En bref
Selon le Wall Street Journal, citant des interlocuteurs informés, le dirigeant actuel de la RPC, Xi Jinping, a lancé la dernière vague d'épuration au sein de l'establishment militaire à l'été 2023 ; le point culminant a été l'arrestation du général Zhang Yuxia en janvier 2026. Ce n'est pas une simple affaire de personnel interne — les conséquences se font sentir tant pour la sécurité régionale que pour les régimes internationaux de contrôle des technologies sensibles.
Ce qui s'est passé
Le WSJ indique qu'à l'été 2023 Pékin a intensifié les nettoyages au sein de l'armée. En janvier 2026, sur ordre de Xi, les services spéciaux ont arrêté le général Zhang Yuxia ; lui et son fils, chercheur militaire, ont été accusés de fuite de données techniques clés concernant le programme nucléaire et de crimes de corruption. D'après les sources citées, il s'agit du point culminant d'une campagne de plus de dix ans visant à renforcer le contrôle de Xi sur les organes militaires du pouvoir.
« La chute de Zhang Yuxia montre que le 'pouvoir personnel' de Xi Jinping a atteint un point où la confiance systémique — la croyance que la loyauté garantit la sécurité — s'est complètement évaporée. »
— Minxin Pei, professeur au Claremont McKenna College, rédacteur de China Leadership Monitor
Pourquoi cela s'est produit : la leçon russe
Les sources du WSJ et des responsables au sein du Parti communiste pointent trois déclencheurs. Premièrement, la mutinerie d'Evgueni Prigojine en Russie (juin 2023) a montré que même des armées puissantes peuvent devenir une source d'instabilité interne. Deuxièmement, l'incapacité de Moscou à réprimer rapidement la rébellion intérieure et les conséquences pour l'image des forces armées ont servi d'avertissement à Pékin. Troisièmement, les problèmes de corruption accumulés dans le secteur militaire minaient la capacité opérationnelle, et Xi a estimé que moderniser l'armement sans garantir la loyauté politique représentait un risque pour le régime.

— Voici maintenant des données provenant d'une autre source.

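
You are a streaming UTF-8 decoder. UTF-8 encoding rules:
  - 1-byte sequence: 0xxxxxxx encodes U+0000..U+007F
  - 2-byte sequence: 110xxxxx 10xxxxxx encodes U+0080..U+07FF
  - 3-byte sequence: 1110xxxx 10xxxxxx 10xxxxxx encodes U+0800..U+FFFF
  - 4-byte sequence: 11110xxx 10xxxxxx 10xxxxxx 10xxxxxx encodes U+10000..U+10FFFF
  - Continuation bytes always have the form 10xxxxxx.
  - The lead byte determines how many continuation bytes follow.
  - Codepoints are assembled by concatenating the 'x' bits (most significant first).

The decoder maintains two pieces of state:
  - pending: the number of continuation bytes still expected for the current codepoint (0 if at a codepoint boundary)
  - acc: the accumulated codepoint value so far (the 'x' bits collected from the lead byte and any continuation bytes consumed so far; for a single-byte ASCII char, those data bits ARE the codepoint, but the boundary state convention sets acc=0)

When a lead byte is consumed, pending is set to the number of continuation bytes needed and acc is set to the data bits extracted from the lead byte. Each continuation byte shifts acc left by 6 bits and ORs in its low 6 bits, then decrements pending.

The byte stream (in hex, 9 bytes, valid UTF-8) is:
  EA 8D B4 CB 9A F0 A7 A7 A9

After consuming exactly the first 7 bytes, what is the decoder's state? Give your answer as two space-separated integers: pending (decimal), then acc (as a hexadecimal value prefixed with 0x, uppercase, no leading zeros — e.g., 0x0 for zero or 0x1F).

Answer: 2 0x27

Derivation:
Byte[0]=EA: 3-byte lead. pending=2, acc=0xA
Byte[1]=8D: continuation. acc=(acc<<6)|0x0D=0x28D, pending=1
Byte[2]=B4: continuation. acc=(acc<<6)|0x34=0xA374, pending=0
Byte[3]=CB: 2-byte lead. pending=1, acc=0xB
Byte[4]=9A: continuation. acc=(acc<<6)|0x1A=0x2DA, pending=0
Byte[5]=F0: 4-byte lead. pending=3, acc=0x0
Byte[6]=A7: continuation. acc=(acc<<6)|0x27=0x27, pending=2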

Conséquences pour la sécurité régionale et pour l'Ukraine
L'épuration de l'état-major a plusieurs effets concrets. D'une part, à court terme, elle affaiblit la stabilité opérationnelle et peut freiner les initiatives agressives de Pékin — la conduite des forces étant rendue plus difficile pendant les rotations et les enquêtes. D'autre part, un contrôle renforcé des cadres et des technologies implique une vérification plus stricte des échanges de données et de la coopération en matière d'armement — un fait important pour les services occidentaux et les partenaires ukrainiens qui suivent les canaux de diffusion des technologies sensibles.
Pour l'Ukraine, c'est à la fois un signal de risques et d'opportunités : risque — une architecture de prise de décision embrouillée à Pékin peut être imprévisible ; opportunité — une préparation affaiblie aux opérations extérieures pendant les purges internes offre un espace supplémentaire pour les initiatives diplomatiques et de défense de nos alliés.
Conclusion
L'initiative de Xi découle non seulement de considérations intérieures, mais aussi d'enseignements extérieurs. Si la Russie a montré que la modernisation des armes ne protège pas contre une fracture interne, Pékin a répondu en renforçant la discipline des cadres. La question pour les partenaires de l'Ukraine est claire : Pékin transformera-t-il cette leçon en facteur de dissuasion dans la région, ou en un instrument d'une militarisation encore plus centralisée et contrôlée ? La réponse influera sur les stratégies de sécurité de l'Europe et sur notre travail avec les alliés pour surveiller les flux de technologies sensibles.